Mit der wachsenden Nachfrage nach elektrischen Fahrzeugen werden auch Konzepte zur Sektorenkoppelung interessanter. Die Energiewende geht einher mit vielerlei Bedenken ob der Volatilität erneuerbarer Energien. Eine Möglichkeit zur Zwischenspeicherung gewonnener Energie für die nächtliche Flaute wäre die Fahrbatterie eines eMobils. Es existieren bereits Konzepte, die den Anschluss des eAutos an das Versorgungsnetz technisch, wirtschaftlich und rechtlich darstellen. Allerdings lauern überall noch Fallstricke, sei es, dass die eFahrzeuge die gespeicherte Energie nicht zurückspeisen (dürfen), oder dass der Pkw-Eigentümer juristisch zum Stromlieferanten wird. Das Management der dezentralen Einspeisung aus mobilen "Kleinkraftwerken" ist eine weitere Herausforderung.

In den Medien - Zeitungen und Fernsehen ebenso wie in den sozialen Netzwerken - wird der Umweltvorteil des E-Autos immer wieder bezweifelt oder durch die zweifelhafte Gewinnung der Ressourcen relativiert. Der BSM bemüht sich an vielen Stellen um den Abbau dieser Vorurteile, ist sich aber durchaus des Zweispalts bewusst, dass eine industrielle Produktion von Wirtschaftsgütern wie dem Auto nicht ohne den Verbrauch von Ressourcen stattfindet. Es mag zwar seltsam anmuten, wenn Diesel-Fahrer plötzlich Maßstäbe zur Nachhaltigkeit am cradle-to-cradle-Kreislauf messen. Aber so haben sie etwas Wichtiges gelernt.
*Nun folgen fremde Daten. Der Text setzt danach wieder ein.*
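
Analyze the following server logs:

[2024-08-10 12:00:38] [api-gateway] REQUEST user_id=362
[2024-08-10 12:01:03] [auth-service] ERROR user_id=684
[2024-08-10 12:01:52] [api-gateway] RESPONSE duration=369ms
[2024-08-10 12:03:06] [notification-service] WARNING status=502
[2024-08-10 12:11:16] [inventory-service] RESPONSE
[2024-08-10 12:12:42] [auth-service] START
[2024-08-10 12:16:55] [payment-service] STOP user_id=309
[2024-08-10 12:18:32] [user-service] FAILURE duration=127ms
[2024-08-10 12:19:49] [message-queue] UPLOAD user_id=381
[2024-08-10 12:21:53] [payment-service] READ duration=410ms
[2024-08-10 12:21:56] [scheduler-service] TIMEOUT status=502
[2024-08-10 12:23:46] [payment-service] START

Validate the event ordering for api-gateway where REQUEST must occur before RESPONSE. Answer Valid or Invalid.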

Auch auf diesem Feld wird Tesla neue Maßstäbe setzen. Die Auswahl des Standorts Grünheide für die Gigafactory wurde wesentlich begünstigt durch die Verfügbarkeit erneuerbarer Energie. Keine Alibi-Mühlen wie vor dem BMW-Werk, für das Grünheide den Bebauungsplan erstellt hatte, das aber nun in Leipzig steht. Damit kommt Tesla dem Ziel näher, neben dem Betrieb auch die Herstellung des eAutos möglichst nachhaltig zu gestalten. Dieser Umstand weist zudem auf die Kernaussage des BSM zurück, wonach Elektromobilität nur sinnvoll ist bei Verwendung zusätzlicher erneuerbarer Energien. Nur dann ist der Betrieb wirklich emissionsfrei, und nur dann kann individuelle Motorisierung Teil einer nachhaltigen Mobilität sein.
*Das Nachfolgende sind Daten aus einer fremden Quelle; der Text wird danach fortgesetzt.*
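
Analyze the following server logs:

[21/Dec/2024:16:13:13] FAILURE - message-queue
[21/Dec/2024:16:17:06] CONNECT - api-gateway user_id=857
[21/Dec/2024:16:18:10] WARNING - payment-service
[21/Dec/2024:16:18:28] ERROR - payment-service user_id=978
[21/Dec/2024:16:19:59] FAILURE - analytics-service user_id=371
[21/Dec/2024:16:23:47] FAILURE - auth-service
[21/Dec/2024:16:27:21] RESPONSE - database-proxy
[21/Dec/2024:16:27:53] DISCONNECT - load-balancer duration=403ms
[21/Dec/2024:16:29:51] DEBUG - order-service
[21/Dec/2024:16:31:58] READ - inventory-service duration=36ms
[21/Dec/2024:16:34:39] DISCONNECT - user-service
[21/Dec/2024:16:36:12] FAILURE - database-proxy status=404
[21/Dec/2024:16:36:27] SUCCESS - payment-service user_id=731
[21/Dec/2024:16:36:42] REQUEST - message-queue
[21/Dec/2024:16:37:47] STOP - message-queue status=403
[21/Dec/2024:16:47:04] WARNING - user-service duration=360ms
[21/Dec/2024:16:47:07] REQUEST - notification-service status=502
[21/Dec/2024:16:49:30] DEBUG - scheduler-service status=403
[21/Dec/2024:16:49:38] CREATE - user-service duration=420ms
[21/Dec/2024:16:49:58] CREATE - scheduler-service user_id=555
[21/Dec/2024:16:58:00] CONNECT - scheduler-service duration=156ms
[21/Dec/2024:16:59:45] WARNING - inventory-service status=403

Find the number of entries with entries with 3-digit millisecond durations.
4

To find matching entries:

1. Pattern to match: entries with 3-digit millisecond durations
2. Scan each log entry for the pattern
3. Count matches: 4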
Zum Jahresende verdichtete sich im politischen Berlin das „Thema Klima“. Zum Einen alarmierten die Veröffentlichungen von ICCT, UBA u.a. mit Bestandsaufnahemn und Prognosen zur Umweltverschmutzung. Durch „Fridays for Future“ und "Extinction Rebellion" wächst der öffentliche Druck auf die Politik, nun endlich getroffene Vorgaben umzusetzen. Der BSM arbeitet noch an einer Strategie auch die Mobilität bei den FFF-Demos zu thematisieren.
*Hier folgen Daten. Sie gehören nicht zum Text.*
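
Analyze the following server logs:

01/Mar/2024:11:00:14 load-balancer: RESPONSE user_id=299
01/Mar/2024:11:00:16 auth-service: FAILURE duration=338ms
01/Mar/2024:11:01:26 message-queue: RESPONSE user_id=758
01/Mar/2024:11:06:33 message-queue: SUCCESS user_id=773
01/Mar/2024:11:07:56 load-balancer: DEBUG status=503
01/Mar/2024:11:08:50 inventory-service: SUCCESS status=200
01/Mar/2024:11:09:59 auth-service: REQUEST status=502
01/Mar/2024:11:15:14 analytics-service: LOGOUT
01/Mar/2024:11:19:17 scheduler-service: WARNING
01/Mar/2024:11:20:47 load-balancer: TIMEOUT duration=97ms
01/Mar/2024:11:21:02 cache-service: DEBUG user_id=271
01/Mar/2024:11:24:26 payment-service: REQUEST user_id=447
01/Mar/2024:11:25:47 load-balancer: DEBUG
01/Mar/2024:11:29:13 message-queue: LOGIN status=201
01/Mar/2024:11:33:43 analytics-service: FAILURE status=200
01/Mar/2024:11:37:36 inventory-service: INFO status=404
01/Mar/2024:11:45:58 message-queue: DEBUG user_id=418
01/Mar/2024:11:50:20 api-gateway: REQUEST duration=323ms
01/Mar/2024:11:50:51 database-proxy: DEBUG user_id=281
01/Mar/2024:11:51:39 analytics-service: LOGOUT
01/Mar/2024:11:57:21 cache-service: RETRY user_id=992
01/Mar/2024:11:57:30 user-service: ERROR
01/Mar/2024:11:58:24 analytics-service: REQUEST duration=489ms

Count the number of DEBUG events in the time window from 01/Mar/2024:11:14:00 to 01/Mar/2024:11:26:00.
2

To count events in the time window:

1. Window boundaries: 01/Mar/2024:11:14:00 to 01/Mar/2024:11:26:00
2. Filter for DEBUG events within this window
3. Count matching events: 2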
Der Bundesregierung gelang die Verabschiedung eines völlig unzureichenden „Klima-Päckchens“, das bescheidene homöopathische Eingriffe irgendwann in der Zukunft enthält und in einigen Teilen im Bundesrat bereits zerpflückt wurde. Eine umfassende Strategie zur Dekarbonisierung fehlt weiterhin, und die Zeit drängt. Gemeinsam mit seinen Partnern im BEE, besonders dem BEM, BWE und BSW, aber auch Organisationen wie der Agora Verkehrswende, VCD, ADFC, NABU, Greenpeace u.a. wird sich der BSM auch 2020 dieser Aufgabe widmen. Das vergangene Jahr hat gezeigt, dass sich die Gesellschaft ihrer Verantwortung für das Klima bewusst wird und durchaus zu Verhaltensänderungen bereit ist. Es gibt noch Hoffnung.